I am often asked by my younger clients and those in their mid-career stage (ages 50 - 60) whether or not they should consider retiring early. This is a great question to ask and unfortunately I don't have a straight answer for you. As with most things in life, the answer depends and it is a highly personal decision. In order to help clients assess their readiness for retirement, both financially and psychologically, here are some of the questions I like them to answer. While this list is not exhaustive, nor necessarily in order of importance, it will give you a good place to start on your path to deciding your retirement plans and will hopefully open up new areas for consideration and exploration.

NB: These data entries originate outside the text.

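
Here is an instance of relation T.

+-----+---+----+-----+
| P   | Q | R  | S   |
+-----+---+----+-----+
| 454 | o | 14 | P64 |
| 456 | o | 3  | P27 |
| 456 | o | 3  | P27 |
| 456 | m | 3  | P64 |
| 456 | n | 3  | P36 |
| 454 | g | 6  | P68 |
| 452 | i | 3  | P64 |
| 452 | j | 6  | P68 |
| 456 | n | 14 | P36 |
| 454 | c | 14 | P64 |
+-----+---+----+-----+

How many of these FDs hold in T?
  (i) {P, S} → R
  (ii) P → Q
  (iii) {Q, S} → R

0

(i) {P, S} → R: (P=456, S=P36): 2 rows → R takes values {3, 14} — violation — fails.
(ii) P → Q: P=454: 3 rows → Q takes values {o, g, c} — violation; P=456: 5 rows → Q takes values {o, m, n} — violation; P=452: 2 rows → Q takes values {i, j} — violation — fails.
(iii) {Q, S} → R: (Q=n, S=P36): 2 rows → R takes values {3, 14} — violation — fails.
None of the 3 dependencies hold.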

At the end of the day, the goal is to help you make the best retirement choices possible, for you, your spouse or partner, your family and your friends.
1) Why do you want to retire? (Is it due to a health situation? or a poor working environment or the wrong job? or a desire or need to change the world?)
2) Have you discussed this idea with your spouse and come to an agreement as to what retirement shall look like for you both?
3) Do you want to stop working at age 50/60, or is this the desire of your spouse?
4) Can you afford your expected lifestyle in retirement for the next 30 years based upon the assets you currently have?
5) Have you defined retirement goals and a well defined plan as to what you want to do in retirement? Can you visualize yourself as retired and living your desired lifestyle?
6) What will you do in retirement to stay active and replace your current job (social network, status, activity, etc.)
7) Do you have hobbies and can you afford them full-time?
8) Have you discussed this plan with your children? (This is very important if you desire to spend time with your grandkids. Your children may have different ideas about how much time together is appropriate and how much access to the grandchildren is available. Better to have the conversation before it becomes an issue. Also, starting this conversation early will help you both set healthy boundaries.)
9) Have you tried out your new lifestyle before leaving the workforce? (I recommend taking some time off, either vacation time or a sabbatical, to live your retirement lifestyle and see if you like it. You may find that what you thought was a great retirement idea really doesn't work for you, or it may be exactly what you expected. In either case you will have good information to help you make an informed decision.)
There is some overlap in the questions above, so feel free to pick and choose those most appropriate for you and your situation. In addition to working through this list, working with a retirement specialist is a great way to get answers to these questions and will likely surface more you haven't thought about. As highlighted above, I highly recommend to my clients that they do a "retirement test run" before actually retiring to see if they like the new life they have chosen. If you have the ability, maybe take a month off from work and see how you like it in line with question 9 above? But first, take some time to think about what retirement really means to you, visualize what you want it to look like and then try it on for size. Good luck as you work your way through this process. Since we are living longer and staying active longer, retirement isn't an easy decision for most of us and we want to give ourselves the best chance for success.